Detailed Incident Report
On 2019-01-07 at 15:35 CET, we were notified by our network monitoring system that we were facing partial packet loss to various destinations in the Internet. After short investigation we discovered that the BGP sessions with all of our upstream providers have been reset at the same time and were re-established after a few seconds.
Between 15:33 and 15:50 CET, the BGP sessions were reset and re-established repeatedly which caused further partial packet loss for Internet-facing connections. After that, the situation was stable again.
However, as a result of the numerous BGP resets in such a short period of time, our prefixes became the victims of BGP route dampening and therefore, our services may not have been available via certain Internet providers for a longer period of time.
At 16:25 CET, we received confirmation from various customers and our network monitoring system that our services were reachable from all over again.
Root Cause Analysis
Shortly after 16:00 CET, we were already in touch with the vendor and discussed potential workarounds. It quickly turned out that we were by far not the only ones affected and that these BGP session resets were caused by the DISCO experiment, which triggered a bug in our routing stack.
The bug was triggered by the use of a BGP attribute reserved for development in the virtual network control (VNC) code of our routing stack. VNC was using “255” as a development value for features that were never standardized. The intent was to disable this usage for non-development use, but this did not happen.

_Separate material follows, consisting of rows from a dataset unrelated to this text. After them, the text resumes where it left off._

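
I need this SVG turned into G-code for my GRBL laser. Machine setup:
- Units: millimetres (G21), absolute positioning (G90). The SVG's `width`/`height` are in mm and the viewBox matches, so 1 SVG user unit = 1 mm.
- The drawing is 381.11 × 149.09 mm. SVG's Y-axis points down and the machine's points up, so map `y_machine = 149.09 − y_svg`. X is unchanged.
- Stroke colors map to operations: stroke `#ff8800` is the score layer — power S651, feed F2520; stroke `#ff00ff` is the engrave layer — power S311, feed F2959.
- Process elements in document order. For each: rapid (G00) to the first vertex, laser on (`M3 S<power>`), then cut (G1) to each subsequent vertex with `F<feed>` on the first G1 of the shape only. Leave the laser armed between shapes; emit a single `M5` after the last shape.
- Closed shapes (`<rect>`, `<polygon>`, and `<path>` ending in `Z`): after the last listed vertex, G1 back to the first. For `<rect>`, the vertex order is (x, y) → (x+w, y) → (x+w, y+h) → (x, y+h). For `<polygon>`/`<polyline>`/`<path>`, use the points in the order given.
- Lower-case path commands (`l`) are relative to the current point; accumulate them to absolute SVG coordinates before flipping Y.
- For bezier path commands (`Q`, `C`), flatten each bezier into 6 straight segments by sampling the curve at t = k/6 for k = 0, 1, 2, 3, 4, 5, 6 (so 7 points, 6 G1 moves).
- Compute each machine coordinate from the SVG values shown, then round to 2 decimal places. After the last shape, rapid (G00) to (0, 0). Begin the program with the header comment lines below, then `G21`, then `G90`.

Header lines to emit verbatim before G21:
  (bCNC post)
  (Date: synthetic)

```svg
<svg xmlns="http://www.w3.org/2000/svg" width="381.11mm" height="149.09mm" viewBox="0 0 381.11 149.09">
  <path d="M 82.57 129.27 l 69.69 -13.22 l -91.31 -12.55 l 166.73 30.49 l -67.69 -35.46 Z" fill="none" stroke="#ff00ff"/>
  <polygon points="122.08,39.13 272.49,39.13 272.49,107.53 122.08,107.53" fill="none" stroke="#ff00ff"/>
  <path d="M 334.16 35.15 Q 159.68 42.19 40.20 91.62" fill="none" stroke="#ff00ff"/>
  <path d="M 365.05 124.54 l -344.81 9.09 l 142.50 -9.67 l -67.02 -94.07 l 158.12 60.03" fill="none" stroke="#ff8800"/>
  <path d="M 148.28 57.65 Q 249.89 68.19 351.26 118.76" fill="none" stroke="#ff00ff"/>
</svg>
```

viewBox `0 0 381.11 149.09` with mm width/height → 1 unit = 1 mm. Flip: y_m = 149.09 − y_svg.

**Shape 1** — `<path>` closed polygon, stroke `#ff00ff` → engrave (S311, F2959). Machine vertices: (82.57,19.82) → (152.26,33.04) → (60.95,45.59) → (227.68,15.10) → (159.99,50.56) → (82.57,19.82). Closed: final G1 returns to the first vertex.

**Shape 2** — `<polygon>` rectangle, stroke `#ff00ff` → engrave (S311, F2959). Machine vertices: (122.08,109.96) → (272.49,109.96) → (272.49,41.56) → (122.08,41.56) → (122.08,109.96). Closed: final G1 returns to the first vertex.

**Shape 3** — `<path>` quadratic bezier, stroke `#ff00ff` → engrave (S311, F2959). Control points (SVG): P0=(334.16,35.15), P1=(159.68,42.19), P2=(40.20,91.62); sampled at t=k/6. Machine vertices: (334.16,113.94) → (277.53,110.42) → (223.95,104.54) → (173.43,96.30) → (125.96,85.71) → (81.55,72.77) → (40.20,57.47). Open path.

**Shape 4** — `<path>` open polyline, stroke `#ff8800` → score (S651, F2520). Machine vertices: (365.05,24.55) → (20.24,15.46) → (162.74,25.13) → (95.72,119.20) → (253.84,59.17). Open path.

**Shape 5** — `<path>` quadratic bezier, stroke `#ff00ff` → engrave (S311, F2959). Control points (SVG): P0=(148.28,57.65), P1=(249.89,68.19), P2=(351.26,118.76); sampled at t=k/6. Machine vertices: (148.28,91.44) → (182.14,86.81) → (215.99,79.97) → (249.83,70.89) → (283.65,59.60) → (317.46,46.07) → (351.26,30.33). Open path.

(bCNC post)
(Date: synthetic)
G21
G90
G00 X82.57 Y19.82
M3 S311
G1 X152.26 Y33.04 F2959
G1 X60.95 Y45.59
G1 X227.68 Y15.10
G1 X159.99 Y50.56
G1 X82.57 Y19.82
G00 X122.08 Y109.96
M3 S311
G1 X272.49 Y109.96 F2959
G1 X272.49 Y41.56
G1 X122.08 Y41.56
G1 X122.08 Y109.96
G00 X334.16 Y113.94
M3 S311
G1 X277.53 Y110.42 F2959
G1 X223.95 Y104.54
G1 X173.43 Y96.30
G1 X125.96 Y85.71
G1 X81.55 Y72.77
G1 X40.20 Y57.47
G00 X365.05 Y24.55
M3 S651
G1 X20.24 Y15.46 F2520
G1 X162.74 Y25.13
G1 X95.72 Y119.20
G1 X253.84 Y59.17
G00 X148.28 Y91.44
M3 S311
G1 X182.14 Y86.81 F2959
G1 X215.99 Y79.97
G1 X249.83 Y70.89
G1 X283.65 Y59.60
G1 X317.46 Y46.07
G1 X351.26 Y30.33
M5
G00 X0.00 Y0.00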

Since “255” was a known attribute, the software tried to parse this attribute (that was generated as part of the experiment) – and failed as it was of an unknown format. This failure in turn resulted in the common attribute parsing error behavior being triggered. RFC 4271 mandates a session reset in this case.
Between 18:00 and 19:00 CET, in an emergency maintenance window, we installed a patch containing a workaround for the VNC issue mentioned above.
The vendor is now working on a final solution to prevent this from happening again. We are considering sponsoring the implementation of RFC 7606 to contribute to BGP stability in our routing stack in the future.
Please accept our apologies for the inconvenience this incident may have caused you and your customers. We keep doing our best to prevent such situations from happening.
After successful tests in our lab, we will now roll out a patch containing a workaround for the issues seen earlier today. During this maintenance work you may experience short periods of packet loss (up to 1-2 minutes) or higher RTTs for connections from and towards the Internet. Connections between virtual servers at cloudscale.ch will not be affected by this maintenance work.
We apologize for any inconvenience this may cause and thank you for your understanding.
The situation is stable again. The incident was caused by the DISCO experiment. We will follow up with a detailed incident report later.
We are currently experiencing network issues with our upstream providers. We are investigating.